Das stimmt. Dies ist oft eine bewusste Entscheidung, wenn die Kalkulationssicherheit im Vordergrund steht. Allerdings wählen viele als Absicherung auch einen Mix aus Festpreis und Preisuntergrenze. Letztere funktioniert wie eine Art Versicherung. Dabei zahlt das Unternehmen an den Hedgingpartner eine Prämie und vereinbart einen Mindestpreis. Liegt der Marktpreis darüber, vereinnahmt das Unternehmen diese Summe durch einen Verkauf am Markt und muss keine Zahlung an den Hedgingpartner leisten. Fällt der Preis, bekommt das Unternehmen eine Ausgleichzahlung. Daneben gibt es Modelle wie beispielsweise die Führung von Edelmetallkonten. Diese werden ebenfalls oft zur Steuerung von Beständen und des Preisrisikos verwendet.

Wie werden die Festpreise bestimmt und wie lange gelten sie?

Bei der Preiseermittlung sind wir an die Marktgegebenheiten gebunden. Sollte ein angestrebtes Preisniveau für ein Unternehmen nicht realisierbar sein, kann auch mit Limitaufträgen gearbeitet werden. Die mögliche Laufzeit der Kontrakte hängt ebenfalls von den Marktgegebenheiten ab. Kupfer, Aluminium und Gold können z. B. problemlos bis zu fünf Jahre abgesichert werden, bei Zink und Nickel sind dies knapp 3 Jahre, bei Zinn nur etwa 12 Monate.

Welcher Aufwand kommt auf ein Unternehmen zu, wenn es sich für Hedging entscheidet?

Es muss sich zunächst über seine Risiken klar sein, diese identifizieren und quantifizieren. Damit ist das bestehende Grundgeschäft genau zu untersuchen. Ich sehe das aber weniger als Aufwand, sondern als Prozess mit dem Ergebnis einer bewussten Steuerung der Rohstoffpreisrisiken.

Auch ein Hedgingpartner will Geld verdienen. Was zahlt ein Unternehmen für die Sicherheit?

Bei den Fixpreisen -rechnen wir eine kleine Marge in den Festpreis, bei dem Modell der Preisunter- bzw. -obergrenze ist dies in der gezahlten Prämie berücksichtigt. Hierfür wird der Kunde beraten und aktiv begleitet und kann unser kostenloses Rohstoff-Research nutzen.

Und was passiert, wenn das zugrunde liegende Geschäft nicht zustande kommt?

Das Geschäft, das ein Unternehmen mit dem Hedgingpartner abschließt, ist getrennt von der eigentlichen physischen Transaktion. Fällt das physische Geschäft weg, hat das Unternehmen immer noch eine Verpflichtung gegenüber dem Partner im Absicherungsgeschäft.

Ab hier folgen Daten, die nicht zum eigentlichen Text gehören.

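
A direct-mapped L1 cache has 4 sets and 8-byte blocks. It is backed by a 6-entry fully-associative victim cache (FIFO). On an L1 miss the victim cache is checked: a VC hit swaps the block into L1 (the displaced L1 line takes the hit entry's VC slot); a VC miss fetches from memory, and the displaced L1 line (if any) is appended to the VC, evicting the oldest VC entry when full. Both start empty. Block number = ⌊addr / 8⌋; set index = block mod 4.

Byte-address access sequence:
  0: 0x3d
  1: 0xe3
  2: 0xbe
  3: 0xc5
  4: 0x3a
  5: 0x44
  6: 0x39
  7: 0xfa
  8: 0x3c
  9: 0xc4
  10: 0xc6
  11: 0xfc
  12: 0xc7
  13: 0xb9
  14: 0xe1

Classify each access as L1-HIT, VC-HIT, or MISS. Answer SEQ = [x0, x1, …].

0: 0x3d (blk 7, set 3) → MISS  vc=[]
1: 0xe3 (blk 28, set 0) → MISS  vc=[]
2: 0xbe (blk 23, set 3) → MISS  vc=[7]
3: 0xc5 (blk 24, set 0) → MISS  vc=[7, 28]
4: 0x3a (blk 7, set 3) → VC-HIT  vc=[23, 28]
5: 0x44 (blk 8, set 0) → MISS  vc=[23, 28, 24]
6: 0x39 (blk 7, set 3) → L1-HIT  vc=[23, 28, 24]
7: 0xfa (blk 31, set 3) → MISS  vc=[23, 28, 24, 7]
8: 0x3c (blk 7, set 3) → VC-HIT  vc=[23, 28, 24, 31]
9: 0xc4 (blk 24, set 0) → VC-HIT  vc=[23, 28, 8, 31]
10: 0xc6 (blk 24, set 0) → L1-HIT  vc=[23, 28, 8, 31]
11: 0xfc (blk 31, set 3) → VC-HIT  vc=[23, 28, 8, 7]
12: 0xc7 (blk 24, set 0) → L1-HIT  vc=[23, 28, 8, 7]
13: 0xb9 (blk 23, set 3) → VC-HIT  vc=[31, 28, 8, 7]
14: 0xe1 (blk 28, set 0) → VC-HIT  vc=[31, 24, 8, 7]

SEQ = [MISS, MISS, MISS, MISS, VC-HIT, MISS, L1-HIT, MISS, VC-HIT, VC-HIT, L1-HIT, VC-HIT, L1-HIT, VC-HIT, VC-HIT]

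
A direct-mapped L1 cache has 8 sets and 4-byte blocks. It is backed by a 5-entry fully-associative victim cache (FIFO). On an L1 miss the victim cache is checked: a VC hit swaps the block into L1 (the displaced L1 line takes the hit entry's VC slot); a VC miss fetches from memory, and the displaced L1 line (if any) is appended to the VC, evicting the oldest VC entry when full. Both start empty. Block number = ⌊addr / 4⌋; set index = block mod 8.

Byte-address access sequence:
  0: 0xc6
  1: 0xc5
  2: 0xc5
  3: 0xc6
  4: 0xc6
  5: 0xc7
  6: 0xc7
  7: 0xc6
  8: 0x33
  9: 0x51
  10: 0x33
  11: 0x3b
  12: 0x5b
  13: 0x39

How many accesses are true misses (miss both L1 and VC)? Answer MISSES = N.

  [0] addr=0xc6 blk=49 s=1: MISS | VC []
  [1] addr=0xc5 blk=49 s=1: L1-HIT | VC []
  [2] addr=0xc5 blk=49 s=1: L1-HIT | VC []
  [3] addr=0xc6 blk=49 s=1: L1-HIT | VC []
  [4] addr=0xc6 blk=49 s=1: L1-HIT | VC []
  [5] addr=0xc7 blk=49 s=1: L1-HIT | VC []
  [6] addr=0xc7 blk=49 s=1: L1-HIT | VC []
  [7] addr=0xc6 blk=49 s=1: L1-HIT | VC []
  [8] addr=0x33 blk=12 s=4: MISS | VC []
  [9] addr=0x51 blk=20 s=4: MISS | VC [12]
  [10] addr=0x33 blk=12 s=4: VC-HIT | VC [20]
  [11] addr=0x3b blk=14 s=6: MISS | VC [20]
  [12] addr=0x5b blk=22 s=6: MISS | VC [20, 14]
  [13] addr=0x39 blk=14 s=6: VC-HIT | VC [20, 22]

MISSES = 5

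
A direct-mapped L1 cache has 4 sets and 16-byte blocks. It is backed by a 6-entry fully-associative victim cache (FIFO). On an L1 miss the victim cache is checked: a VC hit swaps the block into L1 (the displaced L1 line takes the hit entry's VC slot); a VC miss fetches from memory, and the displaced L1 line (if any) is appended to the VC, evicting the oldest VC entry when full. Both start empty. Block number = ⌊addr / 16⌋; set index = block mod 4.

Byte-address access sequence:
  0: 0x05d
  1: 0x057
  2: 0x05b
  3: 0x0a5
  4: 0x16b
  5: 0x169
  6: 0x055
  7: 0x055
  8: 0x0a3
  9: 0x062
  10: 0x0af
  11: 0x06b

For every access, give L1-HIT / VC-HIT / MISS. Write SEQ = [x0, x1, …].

#0 0x5d→b5/s1 MISS; vc=[]
#1 0x57→b5/s1 L1-HIT; vc=[]
#2 0x5b→b5/s1 L1-HIT; vc=[]
#3 0xa5→b10/s2 MISS; vc=[]
#4 0x16b→b22/s2 MISS; vc=[10]
#5 0x169→b22/s2 L1-HIT; vc=[10]
#6 0x55→b5/s1 L1-HIT; vc=[10]
#7 0x55→b5/s1 L1-HIT; vc=[10]
#8 0xa3→b10/s2 VC-HIT; vc=[22]
#9 0x62→b6/s2 MISS; vc=[22,10]
#10 0xaf→b10/s2 VC-HIT; vc=[22,6]
#11 0x6b→b6/s2 VC-HIT; vc=[22,10]

SEQ = [MISS, L1-HIT, L1-HIT, MISS, MISS, L1-HIT, L1-HIT, L1-HIT, VC-HIT, MISS, VC-HIT, VC-HIT]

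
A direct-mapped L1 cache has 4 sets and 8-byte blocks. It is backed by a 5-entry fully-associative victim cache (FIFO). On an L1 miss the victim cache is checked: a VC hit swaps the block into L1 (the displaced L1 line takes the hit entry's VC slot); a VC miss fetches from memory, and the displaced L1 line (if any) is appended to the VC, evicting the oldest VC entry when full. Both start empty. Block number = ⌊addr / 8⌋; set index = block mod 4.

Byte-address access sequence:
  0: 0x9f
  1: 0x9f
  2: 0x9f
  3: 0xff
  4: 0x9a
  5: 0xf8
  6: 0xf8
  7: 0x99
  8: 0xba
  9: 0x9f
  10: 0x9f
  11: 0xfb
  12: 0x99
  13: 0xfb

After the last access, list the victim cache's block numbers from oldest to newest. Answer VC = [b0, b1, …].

0: 0x9f (blk 19, set 3) → MISS  vc=[]
1: 0x9f (blk 19, set 3) → L1-HIT  vc=[]
2: 0x9f (blk 19, set 3) → L1-HIT  vc=[]
3: 0xff (blk 31, set 3) → MISS  vc=[19]
4: 0x9a (blk 19, set 3) → VC-HIT  vc=[31]
5: 0xf8 (blk 31, set 3) → VC-HIT  vc=[19]
6: 0xf8 (blk 31, set 3) → L1-HIT  vc=[19]
7: 0x99 (blk 19, set 3) → VC-HIT  vc=[31]
8: 0xba (blk 23, set 3) → MISS  vc=[31, 19]
9: 0x9f (blk 19, set 3) → VC-HIT  vc=[31, 23]
10: 0x9f (blk 19, set 3) → L1-HIT  vc=[31, 23]
11: 0xfb (blk 31, set 3) → VC-HIT  vc=[19, 23]
12: 0x99 (blk 19, set 3) → VC-HIT  vc=[31, 23]
13: 0xfb (blk 31, set 3) → VC-HIT  vc=[19, 23]

VC = [19, 23]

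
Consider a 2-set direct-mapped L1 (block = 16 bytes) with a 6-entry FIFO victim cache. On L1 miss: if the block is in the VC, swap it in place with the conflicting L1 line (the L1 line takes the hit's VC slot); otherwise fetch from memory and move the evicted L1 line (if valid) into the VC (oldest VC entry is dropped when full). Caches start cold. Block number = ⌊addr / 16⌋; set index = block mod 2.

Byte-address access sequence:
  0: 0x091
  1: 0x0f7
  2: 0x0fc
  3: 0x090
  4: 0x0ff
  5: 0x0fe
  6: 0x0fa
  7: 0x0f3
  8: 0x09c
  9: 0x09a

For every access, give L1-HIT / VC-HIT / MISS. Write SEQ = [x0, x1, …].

SEQ = [MISS, MISS, L1-HIT, VC-HIT, VC-HIT, L1-HIT, L1-HIT, L1-HIT, VC-HIT, L1-HIT]

0: 0x91 (blk 9, set 1) → MISS  vc=[]
1: 0xf7 (blk 15, set 1) → MISS  vc=[9]
2: 0xfc (blk 15, set 1) → L1-HIT  vc=[9]
3: 0x90 (blk 9, set 1) → VC-HIT  vc=[15]
4: 0xff (blk 15, set 1) → VC-HIT  vc=[9]
5: 0xfe (blk 15, set 1) → L1-HIT  vc=[9]
6: 0xfa (blk 15, set 1) → L1-HIT  vc=[9]
7: 0xf3 (blk 15, set 1) → L1-HIT  vc=[9]
8: 0x9c (blk 9, set 1) → VC-HIT  vc=[15]
9: 0x9a (blk 9, set 1) → L1-HIT  vc=[15]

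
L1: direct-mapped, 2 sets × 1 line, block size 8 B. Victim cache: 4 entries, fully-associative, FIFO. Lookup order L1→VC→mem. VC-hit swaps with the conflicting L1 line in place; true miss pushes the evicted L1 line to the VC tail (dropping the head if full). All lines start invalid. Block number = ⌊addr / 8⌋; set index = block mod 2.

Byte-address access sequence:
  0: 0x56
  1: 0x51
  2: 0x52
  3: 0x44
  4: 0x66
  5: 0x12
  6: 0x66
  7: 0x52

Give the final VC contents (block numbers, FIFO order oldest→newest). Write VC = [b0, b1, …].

#0 0x56→b10/s0 MISS; vc=[]
#1 0x51→b10/s0 L1-HIT; vc=[]
#2 0x52→b10/s0 L1-HIT; vc=[]
#3 0x44→b8/s0 MISS; vc=[10]
#4 0x66→b12/s0 MISS; vc=[10,8]
#5 0x12→b2/s0 MISS; vc=[10,8,12]
#6 0x66→b12/s0 VC-HIT; vc=[10,8,2]
#7 0x52→b10/s0 VC-HIT; vc=[12,8,2]

VC = [12, 8, 2]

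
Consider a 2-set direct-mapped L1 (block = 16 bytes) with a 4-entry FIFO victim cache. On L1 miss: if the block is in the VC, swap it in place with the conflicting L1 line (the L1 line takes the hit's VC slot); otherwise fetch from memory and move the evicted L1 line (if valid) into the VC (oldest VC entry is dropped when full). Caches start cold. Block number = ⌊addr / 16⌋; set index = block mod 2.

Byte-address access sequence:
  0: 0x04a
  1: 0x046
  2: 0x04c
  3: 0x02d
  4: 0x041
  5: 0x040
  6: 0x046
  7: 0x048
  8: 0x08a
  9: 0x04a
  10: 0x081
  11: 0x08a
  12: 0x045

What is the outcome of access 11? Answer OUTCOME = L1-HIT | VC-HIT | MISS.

#0 0x4a→b4/s0 MISS; vc=[]
#1 0x46→b4/s0 L1-HIT; vc=[]
#2 0x4c→b4/s0 L1-HIT; vc=[]
#3 0x2d→b2/s0 MISS; vc=[4]
#4 0x41→b4/s0 VC-HIT; vc=[2]
#5 0x40→b4/s0 L1-HIT; vc=[2]
#6 0x46→b4/s0 L1-HIT; vc=[2]
#7 0x48→b4/s0 L1-HIT; vc=[2]
#8 0x8a→b8/s0 MISS; vc=[2,4]
#9 0x4a→b4/s0 VC-HIT; vc=[2,8]
#10 0x81→b8/s0 VC-HIT; vc=[2,4]
#11 0x8a→b8/s0 L1-HIT; vc=[2,4]
#12 0x45→b4/s0 VC-HIT; vc=[2,8]

OUTCOME = L1-HIT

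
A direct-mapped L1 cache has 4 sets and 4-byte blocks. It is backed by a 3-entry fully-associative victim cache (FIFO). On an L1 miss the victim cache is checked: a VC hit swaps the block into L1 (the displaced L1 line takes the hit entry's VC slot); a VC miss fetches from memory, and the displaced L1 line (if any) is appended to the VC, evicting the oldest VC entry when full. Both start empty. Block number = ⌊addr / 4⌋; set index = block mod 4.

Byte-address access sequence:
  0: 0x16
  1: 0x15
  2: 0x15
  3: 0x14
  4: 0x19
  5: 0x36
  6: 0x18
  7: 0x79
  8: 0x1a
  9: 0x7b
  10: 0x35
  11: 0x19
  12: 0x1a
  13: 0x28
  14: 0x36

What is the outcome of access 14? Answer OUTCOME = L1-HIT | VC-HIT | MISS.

OUTCOME = L1-HIT

  [0] addr=0x16 blk=5 s=1: MISS | VC []
  [1] addr=0x15 blk=5 s=1: L1-HIT | VC []
  [2] addr=0x15 blk=5 s=1: L1-HIT | VC []
  [3] addr=0x14 blk=5 s=1: L1-HIT | VC []
  [4] addr=0x19 blk=6 s=2: MISS | VC []
  [5] addr=0x36 blk=13 s=1: MISS | VC [5]
  [6] addr=0x18 blk=6 s=2: L1-HIT | VC [5]
  [7] addr=0x79 blk=30 s=2: MISS | VC [5, 6]
  [8] addr=0x1a blk=6 s=2: VC-HIT | VC [5, 30]
  [9] addr=0x7b blk=30 s=2: VC-HIT | VC [5, 6]
  [10] addr=0x35 blk=13 s=1: L1-HIT | VC [5, 6]
  [11] addr=0x19 blk=6 s=2: VC-HIT | VC [5, 30]
  [12] addr=0x1a blk=6 s=2: L1-HIT | VC [5, 30]
  [13] addr=0x28 blk=10 s=2: MISS | VC [5, 30, 6]
  [14] addr=0x36 blk=13 s=1: L1-HIT | VC [5, 30, 6]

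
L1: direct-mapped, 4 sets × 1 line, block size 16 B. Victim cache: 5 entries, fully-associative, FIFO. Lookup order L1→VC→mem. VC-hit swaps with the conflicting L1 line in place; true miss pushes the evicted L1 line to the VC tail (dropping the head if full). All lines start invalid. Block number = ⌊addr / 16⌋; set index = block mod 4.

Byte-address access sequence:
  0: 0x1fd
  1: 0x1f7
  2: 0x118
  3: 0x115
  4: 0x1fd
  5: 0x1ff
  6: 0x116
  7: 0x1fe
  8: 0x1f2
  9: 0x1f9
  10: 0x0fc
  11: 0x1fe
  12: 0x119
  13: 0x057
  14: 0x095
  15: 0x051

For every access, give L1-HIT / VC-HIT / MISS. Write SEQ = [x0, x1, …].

SEQ = [MISS, L1-HIT, MISS, L1-HIT, L1-HIT, L1-HIT, L1-HIT, L1-HIT, L1-HIT, L1-HIT, MISS, VC-HIT, L1-HIT, MISS, MISS, VC-HIT]

0: 0x1fd (blk 31, set 3) → MISS  vc=[]
1: 0x1f7 (blk 31, set 3) → L1-HIT  vc=[]
2: 0x118 (blk 17, set 1) → MISS  vc=[]
3: 0x115 (blk 17, set 1) → L1-HIT  vc=[]
4: 0x1fd (blk 31, set 3) → L1-HIT  vc=[]
5: 0x1ff (blk 31, set 3) → L1-HIT  vc=[]
6: 0x116 (blk 17, set 1) → L1-HIT  vc=[]
7: 0x1fe (blk 31, set 3) → L1-HIT  vc=[]
8: 0x1f2 (blk 31, set 3) → L1-HIT  vc=[]
9: 0x1f9 (blk 31, set 3) → L1-HIT  vc=[]
10: 0xfc (blk 15, set 3) → MISS  vc=[31]
11: 0x1fe (blk 31, set 3) → VC-HIT  vc=[15]
12: 0x119 (blk 17, set 1) → L1-HIT  vc=[15]
13: 0x57 (blk 5, set 1) → MISS  vc=[15, 17]
14: 0x95 (blk 9, set 1) → MISS  vc=[15, 17, 5]
15: 0x51 (blk 5, set 1) → VC-HIT  vc=[15, 17, 9]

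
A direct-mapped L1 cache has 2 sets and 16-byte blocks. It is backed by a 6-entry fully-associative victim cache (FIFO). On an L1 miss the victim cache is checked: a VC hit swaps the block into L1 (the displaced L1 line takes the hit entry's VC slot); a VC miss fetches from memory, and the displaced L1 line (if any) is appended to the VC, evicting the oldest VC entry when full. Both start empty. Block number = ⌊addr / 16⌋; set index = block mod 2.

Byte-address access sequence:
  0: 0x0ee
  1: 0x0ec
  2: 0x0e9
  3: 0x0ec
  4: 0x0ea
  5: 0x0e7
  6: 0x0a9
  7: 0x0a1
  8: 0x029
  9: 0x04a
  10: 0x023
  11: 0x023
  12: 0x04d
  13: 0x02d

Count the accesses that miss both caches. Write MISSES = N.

0: 0xee (blk 14, set 0) → MISS  vc=[]
1: 0xec (blk 14, set 0) → L1-HIT  vc=[]
2: 0xe9 (blk 14, set 0) → L1-HIT  vc=[]
3: 0xec (blk 14, set 0) → L1-HIT  vc=[]
4: 0xea (blk 14, set 0) → L1-HIT  vc=[]
5: 0xe7 (blk 14, set 0) → L1-HIT  vc=[]
6: 0xa9 (blk 10, set 0) → MISS  vc=[14]
7: 0xa1 (blk 10, set 0) → L1-HIT  vc=[14]
8: 0x29 (blk 2, set 0) → MISS  vc=[14, 10]
9: 0x4a (blk 4, set 0) → MISS  vc=[14, 10, 2]
10: 0x23 (blk 2, set 0) → VC-HIT  vc=[14, 10, 4]
11: 0x23 (blk 2, set 0) → L1-HIT  vc=[14, 10, 4]
12: 0x4d (blk 4, set 0) → VC-HIT  vc=[14, 10, 2]
13: 0x2d (blk 2, set 0) → VC-HIT  vc=[14, 10, 4]

MISSES = 4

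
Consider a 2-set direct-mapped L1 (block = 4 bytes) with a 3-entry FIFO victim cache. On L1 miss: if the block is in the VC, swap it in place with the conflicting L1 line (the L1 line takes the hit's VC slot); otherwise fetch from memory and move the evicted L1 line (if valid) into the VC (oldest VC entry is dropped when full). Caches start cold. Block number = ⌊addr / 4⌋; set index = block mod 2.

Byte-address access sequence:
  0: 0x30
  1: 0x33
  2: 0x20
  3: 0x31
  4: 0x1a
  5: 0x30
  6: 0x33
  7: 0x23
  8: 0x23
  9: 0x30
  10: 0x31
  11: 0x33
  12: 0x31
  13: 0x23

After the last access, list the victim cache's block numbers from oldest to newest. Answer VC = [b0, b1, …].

VC = [12, 6]

#0 0x30→b12/s0 MISS; vc=[]
#1 0x33→b12/s0 L1-HIT; vc=[]
#2 0x20→b8/s0 MISS; vc=[12]
#3 0x31→b12/s0 VC-HIT; vc=[8]
#4 0x1a→b6/s0 MISS; vc=[8,12]
#5 0x30→b12/s0 VC-HIT; vc=[8,6]
#6 0x33→b12/s0 L1-HIT; vc=[8,6]
#7 0x23→b8/s0 VC-HIT; vc=[12,6]
#8 0x23→b8/s0 L1-HIT; vc=[12,6]
#9 0x30→b12/s0 VC-HIT; vc=[8,6]
#10 0x31→b12/s0 L1-HIT; vc=[8,6]
#11 0x33→b12/s0 L1-HIT; vc=[8,6]
#12 0x31→b12/s0 L1-HIT; vc=[8,6]
#13 0x23→b8/s0 VC-HIT; vc=[12,6]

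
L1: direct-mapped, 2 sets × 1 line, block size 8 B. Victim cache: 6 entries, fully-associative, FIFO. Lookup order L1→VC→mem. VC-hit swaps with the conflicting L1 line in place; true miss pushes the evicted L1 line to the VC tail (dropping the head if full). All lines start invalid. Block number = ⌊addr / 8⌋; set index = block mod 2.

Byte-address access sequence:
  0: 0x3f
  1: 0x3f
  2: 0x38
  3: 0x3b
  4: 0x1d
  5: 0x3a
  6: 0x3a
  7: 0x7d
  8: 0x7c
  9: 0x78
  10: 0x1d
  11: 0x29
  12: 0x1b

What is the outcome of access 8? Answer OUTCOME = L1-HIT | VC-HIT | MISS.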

Was heißt das dann konkret?

Nehmen wir an, dem Katalysatorenrecycler fällt der Lieferant weg, oder es sind nicht genügend Edelmetalle in dem Material enthalten. Dann hat der Recycler trotzdem dem Hedingpartner das Metall für 1.000 Euro verkauft. Wenn er das Geschäft mit dem Partner auflösen will und der Preis am Markt zum Beispiel bei 1.050 Euro liegt, muss er 50 Euro einbezahlen, obwohl er das physische Geschäft nicht abgeschlossen hat. Der umgekehrte Fall ist natürlich auch möglich, so dass der Recycler dann den positiven Marktwert bei Auflösung erhält.

Wären diese Modelle auch etwas für Recycler anderer Materialien?

Im Prinzip schon. Im Kunststoffbereich kann beispielsweise eine Absicherung auf Basis von Vorprodukten wie Öl oder Naphtha sinnvoll sein, sofern physische Verträge diese beinhalten oder zumindest ein ausreichender Gleichlauf der Preise festzustellen ist. Meist wird hier auch ein Kombimodell gewählt, damit das Unternehmen mehr Flexibilität hat, falls der Gleichlauf der Preise aufbricht.